Par actes d'huissier du 2 septembre 2022, la société EOS France, ès-qualités a fait assigner MM. [J] et [H] [V] devant le premier président de la cour d'appel de Reims aux fins d'arrêt de l'exécution provisoire du jugement du tribunal de commerce et d'autorisation à titre subsidiaire à consigner les condamnations mises à sa charge sur un compte séquestre auprès de la CARPA de [Localité 6] dans l'attente de l'arrêt de la cour, outre la condamnation des défendeurs au référé à lui verser la somme de 1 000 euros à titre d'indemnité de procédure, sans préjudice des entiers dépens.
Par ordonnance de référé du 9 novembre 2022, le premier président de la cour d'appel de Reims, a':
- déclaré la SAS EOS France, agissant comme représentant-recouvreur du Fonds commun de titrisation Crédinvest, irrecevable en sa demande d'arrêt de l'exécution provisoire assortissant de droit le jugement du tribunal de commerce de Sedan daté du 5 juillet 2022';
- autorisé la consignation sur un compte séquestre auprès de la CARPA de [Localité 6] des fonds correspondant aux condamnations prononcées par ce jugement';
- laissé à chaque partie la charge de ses propres dépens et débouté chacune de sa demande indemnitaire exprimée au visa de l'article 700 du code de procédure civile';
- dit n'y avoir lieu à application en la cause des dispositions de l'article 699 du code de procédure civile.

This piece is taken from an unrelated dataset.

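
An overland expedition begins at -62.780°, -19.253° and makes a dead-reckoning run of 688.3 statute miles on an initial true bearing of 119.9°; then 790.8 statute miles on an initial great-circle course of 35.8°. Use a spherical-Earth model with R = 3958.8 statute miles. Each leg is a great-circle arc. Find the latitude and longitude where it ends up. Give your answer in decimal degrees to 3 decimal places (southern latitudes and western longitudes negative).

latitude -56.332°, longitude 14.692°

Apply the spherical direct solution leg by leg, carrying full precision between legs.
Leg 1: from (-62.780°, -19.253°), δ = 688.3/3958.8 = 0.173866 rad, θ = 119.9° → φ = -66.248°, λ = 2.606°.
Leg 2: from (-66.248°, 2.606°), δ = 790.8/3958.8 = 0.199758 rad, θ = 35.8° → φ = -56.332°, λ = 14.692°.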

Par conclusions notifiées le 9 septembre 2022, la SAS EOS France demande à la cour de':
-dire et juger la société EOS France, agissant en vertu d'un contrat de mandat, en qualité de représentant-recouvreur du Fonds commun de titrisation Crédinvest, compartiment Crédinvest 2, représenté par la société Eurotitrisation, vient régulièrement aux droits de la Caisse Régionale de Crédit Agricole Mutuel du Nord Est, en vertu d'un contrat de cession de créances en date du 27 décembre 2021, recevable et bien fondé en son appel à l'encontre du jugement rendu par le tribunal de commerce de Sedan en date du 5 juillet 2022,
- infirmer en toutes ses dispositions le jugement rendu par le tribunal de commerce de Sedan en date du 5 juillet 2022,
Et statuant à nouveau,
- débouter M. [H] [V] et M. [J] [V] de l'intégralité de leurs demandes,
- condamner solidairement M. [J] [V] et M. [H] [V] à payer à la société EOS France, agissant en vertu d'un contrat de mandat, en qualité de représentant-recouvreur du Fonds commun de titrisation Crédinvest, compartiment Crédinvest 2, représenté par la société Eurotitrisation, venant aux droits de la Caisse Régionale de Crédit Agricole Mutuel du Nord Est en vertu d'un contrat de cession de créances en date du 27 décembre 2021, la somme de 67 235,18 € en vertu de leurs engagements de cautions solidaires du 29 mai 2012 afférents au prêt n°98413245802, ayant pour support le compte n°[XXXXXXXXXX09], avec intérêts au taux légal à compter des mises en demeure du 18 août 2020 et jusqu'à parfait paiement, dont la somme de 22 182,20 euros en deniers et quittances, avec intérêts légaux à compter du 28 mars 2019 sur la somme de 11 091,60 euros et, à compter du 21 mai 2019 sur la somme de 11 091,60 euros,
- condamner in solidum M. [J] [V] et M. [H] [V] à régler à la société EOS France, agissant en vertu d'un contrat de mandat, en qualité de représentant-recouvreur du Fonds commun de titrisation Crédinvest, compartiment Crédinvest 2, représenté par la société Eurotitrisation, venant aux droits de la Caisse Régionale de Crédit Agricole Mutuel du Nord Est en vertu d'un contrat de cession de créances en date du 27 décembre 2021, la somme de 3 000 € au titre des dispositions de l'article 700 du code de procédure civile,
- condamner in solidum M. [J] [V] et M. [H] [V] aux entiers dépens, dont distraction est requise au profit de la SELAS Fidal, représentée par Maître Cécile Sanial, avocat aux offres de droit, conformément aux dispositions de l'article 699 du code de procédure civile.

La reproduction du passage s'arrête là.